On your 55th birthday, you can take the money you’ve saved in your pension pots. There are several ways you can take your money, so let’s see what these options are:

  1. Set up a guaranteed regular income. You can use your savings to buy a guaranteed income for the rest of your life – known as an annuity. There are different types of annuities and you get to choose the type you want – just for yourself; one that carries on to your spouse if you die first; one that stays at the same amount or increases over time. An annuity income may be smaller than the other options but it might be right for you if you want peace of mind of not running out of money.
  2. Take a flexible income. You can take a lump sum or regular sums from your pension pot when you want and the money left in your pot stays invested. This may give your pension more chance to grow but remember, the value of your investments can fall as well as rise and isn’t guaranteed - you may get back less than you started with.
  3. Take the whole pot. You can take part or all of you pot as cash in one go, but you should consider how much tax you’ll have to pay before doing this. It’s also worth remembering, the more you take now, the less you’ll have in the future.

You can also take a combination of these options too.

For all options, you can take the first 25% as tax free cash. The remaining 75% will be treated like your salary and you’ll be taxed at your current income tax rate when you take it.

If you feel like you don’t need to take your pension pot just yet, you don’t have to – you can leave your money where it is and take it when you need it.

Which option could be right for me?

It’s up to you how you take your money.
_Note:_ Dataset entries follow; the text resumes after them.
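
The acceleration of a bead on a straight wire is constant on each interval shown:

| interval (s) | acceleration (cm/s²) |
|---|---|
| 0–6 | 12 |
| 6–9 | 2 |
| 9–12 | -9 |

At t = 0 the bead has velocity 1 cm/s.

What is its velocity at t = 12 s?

Δv equals the area under the a-t graph; then v = v₀ + Δv.
0–6 s: 12 × 6 = 72 cm/s
6–9 s: 2 × 3 = 6 cm/s
9–12 s: -9 × 3 = -27 cm/s
Δv = 51 cm/s, so v(12) = 1 + (51) = 52 cm/s.

52 cm/s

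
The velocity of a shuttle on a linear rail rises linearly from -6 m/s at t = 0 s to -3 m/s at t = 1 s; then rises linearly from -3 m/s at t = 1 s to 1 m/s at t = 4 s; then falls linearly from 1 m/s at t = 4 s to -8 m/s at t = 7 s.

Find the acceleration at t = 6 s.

-3 m/s²

Acceleration is the slope of the v-t graph on 4–7 s: (-8 − 1)/(7 − 4) = -3 m/s².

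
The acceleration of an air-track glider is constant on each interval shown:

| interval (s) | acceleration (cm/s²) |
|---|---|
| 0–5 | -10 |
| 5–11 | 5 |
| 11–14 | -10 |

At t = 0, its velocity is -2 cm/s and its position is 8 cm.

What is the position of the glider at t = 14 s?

-460 cm

On each constant-a segment, Δv = aΔt and Δx = v₀Δt + ½aΔt²; chain segment to segment.
0–5 s: v starts -2 cm/s; Δx = -2·5 + ½·-10·5² = -135 cm; v ends -52 cm/s.
5–11 s: v starts -52 cm/s; Δx = -52·6 + ½·5·6² = -222 cm; v ends -22 cm/s.
11–14 s: v starts -22 cm/s; Δx = -22·3 + ½·-10·3² = -111 cm; v ends -52 cm/s.
x(14) = 8 + Σ Δx = -460 cm.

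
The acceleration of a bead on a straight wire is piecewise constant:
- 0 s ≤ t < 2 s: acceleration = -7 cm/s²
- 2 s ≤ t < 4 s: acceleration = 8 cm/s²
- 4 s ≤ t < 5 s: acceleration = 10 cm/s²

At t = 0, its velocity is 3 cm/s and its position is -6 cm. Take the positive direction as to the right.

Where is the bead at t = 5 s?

-10 cm

On each constant-a segment, Δv = aΔt and Δx = v₀Δt + ½aΔt²; chain segment to segment.
0–2 s: v starts 3 cm/s; Δx = 3·2 + ½·-7·2² = -8 cm; v ends -11 cm/s.
2–4 s: v starts -11 cm/s; Δx = -11·2 + ½·8·2² = -6 cm; v ends 5 cm/s.
4–5 s: v starts 5 cm/s; Δx = 5·1 + ½·10·1² = 10 cm; v ends 15 cm/s.
x(5) = -6 + Σ Δx = -10 cm.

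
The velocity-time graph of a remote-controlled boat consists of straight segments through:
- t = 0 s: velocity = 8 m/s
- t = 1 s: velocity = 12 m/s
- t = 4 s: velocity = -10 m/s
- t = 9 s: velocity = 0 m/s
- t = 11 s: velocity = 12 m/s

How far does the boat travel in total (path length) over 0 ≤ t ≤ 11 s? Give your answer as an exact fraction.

700/11 m

Distance (not displacement) is the total path length: add the absolute areas under v-t.
0–1 s: |½(8 + 12)(1)| = 10 m
1–4 s: v = 0 at t = 29/11 s; triangle areas 108/11 + 75/11 = 183/11 m
4–9 s: |½(-10 + 0)(5)| = 25 m
9–11 s: |½(0 + 12)(2)| = 12 m
Total distance = 700/11 m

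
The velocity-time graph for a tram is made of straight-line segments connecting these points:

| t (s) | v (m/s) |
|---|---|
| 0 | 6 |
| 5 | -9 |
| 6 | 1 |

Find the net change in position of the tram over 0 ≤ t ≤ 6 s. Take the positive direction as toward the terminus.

Displacement is the signed area under the v-t curve.
0–5 s: ½(6 + -9)(5) = -7.5 m
5–6 s: ½(-9 + 1)(1) = -4 m
Net displacement = -11.5 m

-11.5 m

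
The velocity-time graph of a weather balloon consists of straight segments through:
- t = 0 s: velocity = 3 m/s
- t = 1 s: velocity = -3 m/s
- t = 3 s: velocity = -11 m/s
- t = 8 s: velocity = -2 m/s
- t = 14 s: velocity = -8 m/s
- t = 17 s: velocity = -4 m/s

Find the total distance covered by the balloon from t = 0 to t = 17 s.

Distance (not displacement) is the total path length: add the absolute areas under v-t.
0–1 s: v = 0 at t = 0.5 s; triangle areas 0.75 + 0.75 = 1.5 m
1–3 s: |½(-3 + -11)(2)| = 14 m
3–8 s: |½(-11 + -2)(5)| = 32.5 m
8–14 s: |½(-2 + -8)(6)| = 30 m
14–17 s: |½(-8 + -4)(3)| = 18 m
Total distance = 96 m

96 m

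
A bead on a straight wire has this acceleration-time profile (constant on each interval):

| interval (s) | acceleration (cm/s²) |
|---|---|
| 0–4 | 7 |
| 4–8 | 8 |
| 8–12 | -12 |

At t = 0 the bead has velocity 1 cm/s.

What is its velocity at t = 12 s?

Δv equals the area under the a-t graph; then v = v₀ + Δv.
0–4 s: 7 × 4 = 28 cm/s
4–8 s: 8 × 4 = 32 cm/s
8–12 s: -12 × 4 = -48 cm/s
Δv = 12 cm/s, so v(12) = 1 + (12) = 13 cm/s.

13 cm/s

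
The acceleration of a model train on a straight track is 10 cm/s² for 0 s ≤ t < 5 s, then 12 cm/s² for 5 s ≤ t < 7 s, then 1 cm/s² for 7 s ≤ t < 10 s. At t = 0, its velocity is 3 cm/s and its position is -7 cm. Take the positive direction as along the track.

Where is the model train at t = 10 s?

On each constant-a segment, Δv = aΔt and Δx = v₀Δt + ½aΔt²; chain segment to segment.
0–5 s: v starts 3 cm/s; Δx = 3·5 + ½·10·5² = 140 cm; v ends 53 cm/s.
5–7 s: v starts 53 cm/s; Δx = 53·2 + ½·12·2² = 130 cm; v ends 77 cm/s.
7–10 s: v starts 77 cm/s; Δx = 77·3 + ½·1·3² = 235.5 cm; v ends 80 cm/s.
x(10) = -7 + Σ Δx = 498.5 cm.

498.5 cm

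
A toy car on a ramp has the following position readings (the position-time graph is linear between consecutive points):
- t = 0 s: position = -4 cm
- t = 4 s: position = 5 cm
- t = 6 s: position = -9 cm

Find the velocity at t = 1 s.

2.25 cm/s

Velocity is the slope of the x-t graph on 0–4 s: (5 − -4)/(4 − 0) = 2.25 cm/s.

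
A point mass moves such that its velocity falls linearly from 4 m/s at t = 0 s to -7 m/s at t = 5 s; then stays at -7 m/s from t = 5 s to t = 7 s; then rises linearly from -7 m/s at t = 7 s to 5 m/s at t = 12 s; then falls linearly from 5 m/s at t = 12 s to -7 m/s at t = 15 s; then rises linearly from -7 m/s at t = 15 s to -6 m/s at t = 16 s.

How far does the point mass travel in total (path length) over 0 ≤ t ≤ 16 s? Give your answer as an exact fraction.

Distance (not displacement) is the total path length: add the absolute areas under v-t.
0–5 s: v = 0 at t = 20/11 s; triangle areas 40/11 + 245/22 = 325/22 m
5–7 s: |-7| × 2 = 14 m
7–12 s: v = 0 at t = 119/12 s; triangle areas 245/24 + 125/24 = 185/12 m
12–15 s: v = 0 at t = 13.25 s; triangle areas 3.125 + 6.125 = 9.25 m
15–16 s: |½(-7 + -6)(1)| = 6.5 m
Total distance = 1978/33 m

1978/33 m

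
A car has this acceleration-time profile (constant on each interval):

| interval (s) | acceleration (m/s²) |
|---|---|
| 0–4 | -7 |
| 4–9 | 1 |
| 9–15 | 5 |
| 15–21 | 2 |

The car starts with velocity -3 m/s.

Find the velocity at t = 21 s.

Δv equals the area under the a-t graph; then v = v₀ + Δv.
0–4 s: -7 × 4 = -28 m/s
4–9 s: 1 × 5 = 5 m/s
9–15 s: 5 × 6 = 30 m/s
15–21 s: 2 × 6 = 12 m/s
Δv = 19 m/s, so v(21) = -3 + (19) = 16 m/s.

16 m/s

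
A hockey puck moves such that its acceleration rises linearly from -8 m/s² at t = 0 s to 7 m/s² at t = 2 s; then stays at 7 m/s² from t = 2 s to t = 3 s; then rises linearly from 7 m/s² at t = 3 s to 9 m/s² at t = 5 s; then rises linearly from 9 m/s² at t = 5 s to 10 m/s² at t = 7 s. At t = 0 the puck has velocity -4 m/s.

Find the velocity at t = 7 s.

37 m/s

Δv equals the area under the a-t graph; then v = v₀ + Δv.
0–2 s: ½(-8 + 7)(2) = -1 m/s
2–3 s: 7 × 1 = 7 m/s
3–5 s: ½(7 + 9)(2) = 16 m/s
5–7 s: ½(9 + 10)(2) = 19 m/s
Δv = 41 m/s, so v(7) = -4 + (41) = 37 m/s.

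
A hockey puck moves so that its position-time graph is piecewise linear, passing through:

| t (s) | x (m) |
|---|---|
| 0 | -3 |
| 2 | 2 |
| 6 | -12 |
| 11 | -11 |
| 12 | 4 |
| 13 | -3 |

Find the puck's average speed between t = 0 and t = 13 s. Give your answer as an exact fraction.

Average speed = (total path length)/(elapsed time); on a piecewise-linear x-t graph the path length is Σ|Δx|.
0–2 s: |Δx| = |2 − -3| = 5 m
2–6 s: |Δx| = |-12 − 2| = 14 m
6–11 s: |Δx| = |-11 − -12| = 1 m
11–12 s: |Δx| = |4 − -11| = 15 m
12–13 s: |Δx| = |-3 − 4| = 7 m
Total path = 42 m; average speed = 42/13 = 42/13 m/s.

42/13 m/s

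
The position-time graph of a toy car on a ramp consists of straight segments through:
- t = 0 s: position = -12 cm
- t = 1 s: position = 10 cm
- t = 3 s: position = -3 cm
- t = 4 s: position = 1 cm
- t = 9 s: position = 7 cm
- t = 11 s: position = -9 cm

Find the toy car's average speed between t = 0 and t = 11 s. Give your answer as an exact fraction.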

Our Aegon Assist team can give you free expert guidance and information to help you decide what’s right for you. Whilst the team can give guidance, they can’t give advice.

Pension Wise, a service from MoneyHelper, is a free and impartial government service offering guidance about your retirement options. This service is available online at MoneyHelper, by phone on: 0800 138 3944, or face to face by appointment.

Remember, it’s important to review the options carefully and you should shop around to find the best deal before making a decision.

This information isn’t intended to be financial advice. If you’re not sure or need advice, please speak to an authorised financial adviser - who may charge you for advice.

If you don't have a financial adviser, you can visit MoneyHelper to find the right one for you.